Olivia Miller of the West Virginia Highlands Conservancy says the permit was issued without basic information, and expert testimony from Ranajit Sahu demonstrated the need for more concrete information.

“He explained that the plant’s real emissions, on the day-to-day, will fluctuate dramatically outside of the assumptions that the DEP accepted for the permit,” she said. “Without those real measurements, in the real time measurements, this permit is basically guesswork.”

Sahu was the key witness for the citizen groups Tucker United, West Virginia Highlands Conservancy, and Sierra Club that initiated the appeal against the Division of Air Quality’s issuance of the air quality permit.

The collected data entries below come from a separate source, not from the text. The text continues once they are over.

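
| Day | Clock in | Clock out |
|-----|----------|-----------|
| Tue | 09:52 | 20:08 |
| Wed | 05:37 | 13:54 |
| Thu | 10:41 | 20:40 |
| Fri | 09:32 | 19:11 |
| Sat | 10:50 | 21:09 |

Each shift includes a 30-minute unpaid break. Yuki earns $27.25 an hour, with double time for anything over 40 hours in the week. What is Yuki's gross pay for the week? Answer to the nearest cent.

Tue: 09:52–20:08 = 10 h 16 min; less 30 min break → 9 h 46 min
Wed: 05:37–13:54 = 8 h 17 min; less 30 min break → 7 h 47 min
Thu: 10:41–20:40 = 9 h 59 min; less 30 min break → 9 h 29 min
Fri: 09:32–19:11 = 9 h 39 min; less 30 min break → 9 h 9 min
Sat: 10:50–21:09 = 10 h 19 min; less 30 min break → 9 h 49 min
Total worked: 46 h 0 min = 2760 min.
Regular 40 h 0 min = 2400 min at $27.25/h; overtime 6 h 0 min = 360 min at $54.50/h.
Pay = (2400 × $27.25 + 360 × $54.50) ÷ 60 = $1417.00.

$1417.00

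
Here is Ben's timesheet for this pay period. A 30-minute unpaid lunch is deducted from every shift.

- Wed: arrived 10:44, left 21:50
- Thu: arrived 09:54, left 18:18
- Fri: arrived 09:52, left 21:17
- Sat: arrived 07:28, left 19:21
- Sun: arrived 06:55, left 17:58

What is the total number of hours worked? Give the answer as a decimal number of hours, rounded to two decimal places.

Wed: 10:44–21:50 = 11 h 6 min; less 30 min break → 10 h 36 min
Thu: 09:54–18:18 = 8 h 24 min; less 30 min break → 7 h 54 min
Fri: 09:52–21:17 = 11 h 25 min; less 30 min break → 10 h 55 min
Sat: 07:28–19:21 = 11 h 53 min; less 30 min break → 11 h 23 min
Sun: 06:55–17:58 = 11 h 3 min; less 30 min break → 10 h 33 min
Total: 10 h 36 min + 7 h 54 min + 10 h 55 min + 11 h 23 min + 10 h 33 min = 51 h 21 min.

51.35 hours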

Answering questions for close to three hours on Wednesday, Sahu explained that the manufacturer’s emission estimates that the application is based upon were at the upper limits for the minor pollution source application the Ridgeline facility received. However, he maintained that regular use of power turbines like those suspected to be used as part of the project would far exceed emissions limits on any given day.

“If you’re an air pollution practitioner, you know that the uncertainty in these emission estimates can be 20%, 30%, 40% 50%, 100% not slivers of 1%,” Sahu said. 

The citizen groups have maintained that the minor pollution source designation the site has received is insufficient, considering the designation does not require regular monitoring of emissions at the site.

“By taking a strategic position that I’m going to stay below major source threshold – and for reasons that have come up in testimony, which I wholeheartedly agree with, because it avoids dealing with major source modeling and VAT and monitoring and all kinds of things – you are pretending here that you can actually demonstrate that you will be below major source threshold, even under the best of times, even if you had continuous monitoring,” Sahu said. “And here you don’t even have that. You’re truly flying blind.”

Fundamental Data has maintained that the manufacturer’s estimates of emissions is the only data available until the site is functional, and therefore the only data that can be used to apply for the permit.  

The Air Quality Board will have until Feb. 2, 2026 to make its determination.